From a company with a staff of one that served up several million ads in its first few months, AdMob has become a 60-person powerhouse that serves almost 3 billion targeted ads a month to mobile devices worldwide. It is funded by $19 million in venture capital from, among others, Sequoia Capital, the Silicon Valley firm that’s backed companies like Google and Yahoo. In classic long-tail fashion, Hamoui has succeeded by signing up thousands of mobile websites as publishers and making it easy to serve up ads targeted by mobile device, user’s geographic location, and type of content an almost entirely automated process.

As Hamoui has gobbled up share in a market that could grow as big as $4 billion in the U.S. alone by 2011, the dominant sellers of online ads have largely been on the sidelines—until now.

Last September, Google rolled out a product for its current advertisers who want to place ads on portable devices called AdSense for Mobile. This extended Google’s search-results ads to the Web. AdSense for Mobile increases its service for publishers. According to Google, the number of Google searches being done on mobile devices is growing rapidly, and is likely to increase as the company develops mobile products for the iPhone and others.
    
Google’s not the only giant circling around AdMob’s market. AOL acquired one of AdMob’s strongest competitors, Third Screen Media, last year, while Microsoft, Yahoo, and Nokia have all also acquired smaller AdMob competitors in recent months.
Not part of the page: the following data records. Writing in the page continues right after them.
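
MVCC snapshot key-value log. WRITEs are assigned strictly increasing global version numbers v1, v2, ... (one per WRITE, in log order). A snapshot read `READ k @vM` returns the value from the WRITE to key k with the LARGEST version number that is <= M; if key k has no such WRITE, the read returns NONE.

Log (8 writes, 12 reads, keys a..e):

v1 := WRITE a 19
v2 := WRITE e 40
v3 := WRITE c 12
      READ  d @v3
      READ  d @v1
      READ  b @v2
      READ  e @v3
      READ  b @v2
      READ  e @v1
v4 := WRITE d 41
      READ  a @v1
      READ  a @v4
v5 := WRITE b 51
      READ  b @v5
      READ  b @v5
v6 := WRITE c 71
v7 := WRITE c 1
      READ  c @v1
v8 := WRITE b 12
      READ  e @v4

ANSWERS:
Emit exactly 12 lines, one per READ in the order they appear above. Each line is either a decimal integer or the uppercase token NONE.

v1: WRITE a=19  (a history now [(1, 19)])
v2: WRITE e=40  (e history now [(2, 40)])
v3: WRITE c=12  (c history now [(3, 12)])
READ d @v3: history=[] -> no version <= 3 -> NONE
READ d @v1: history=[] -> no version <= 1 -> NONE
READ b @v2: history=[] -> no version <= 2 -> NONE
READ e @v3: history=[(2, 40)] -> pick v2 -> 40
READ b @v2: history=[] -> no version <= 2 -> NONE
READ e @v1: history=[(2, 40)] -> no version <= 1 -> NONE
v4: WRITE d=41  (d history now [(4, 41)])
READ a @v1: history=[(1, 19)] -> pick v1 -> 19
READ a @v4: history=[(1, 19)] -> pick v1 -> 19
v5: WRITE b=51  (b history now [(5, 51)])
READ b @v5: history=[(5, 51)] -> pick v5 -> 51
READ b @v5: history=[(5, 51)] -> pick v5 -> 51
v6: WRITE c=71  (c history now [(3, 12), (6, 71)])
v7: WRITE c=1  (c history now [(3, 12), (6, 71), (7, 1)])
READ c @v1: history=[(3, 12), (6, 71), (7, 1)] -> no version <= 1 -> NONE
v8: WRITE b=12  (b history now [(5, 51), (8, 12)])
READ e @v4: history=[(2, 40)] -> pick v2 -> 40

Answer: NONE
NONE
NONE
40
NONE
NONE
19
19
51
51
NONE
40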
The advantage of some of these competitors, particularly Third Screen, is in their relationships with big-name publishers that have wider reach than the typical AdMob publisher.

It’s shaping up as a classic David versus Goliath battle, pitting the fresh-faced, serial entrepreneur Hamoui against some of the Silicon Valley establishment.

But the 31-year-old Hamoui, who dropped out of the Wharton School after his first year to run and grow AdMob, says he’s ready for the fight.
 
“They have lots of money and lots of people,” he says of Google. “But we can move fast and react to changes quicker than a large company can.”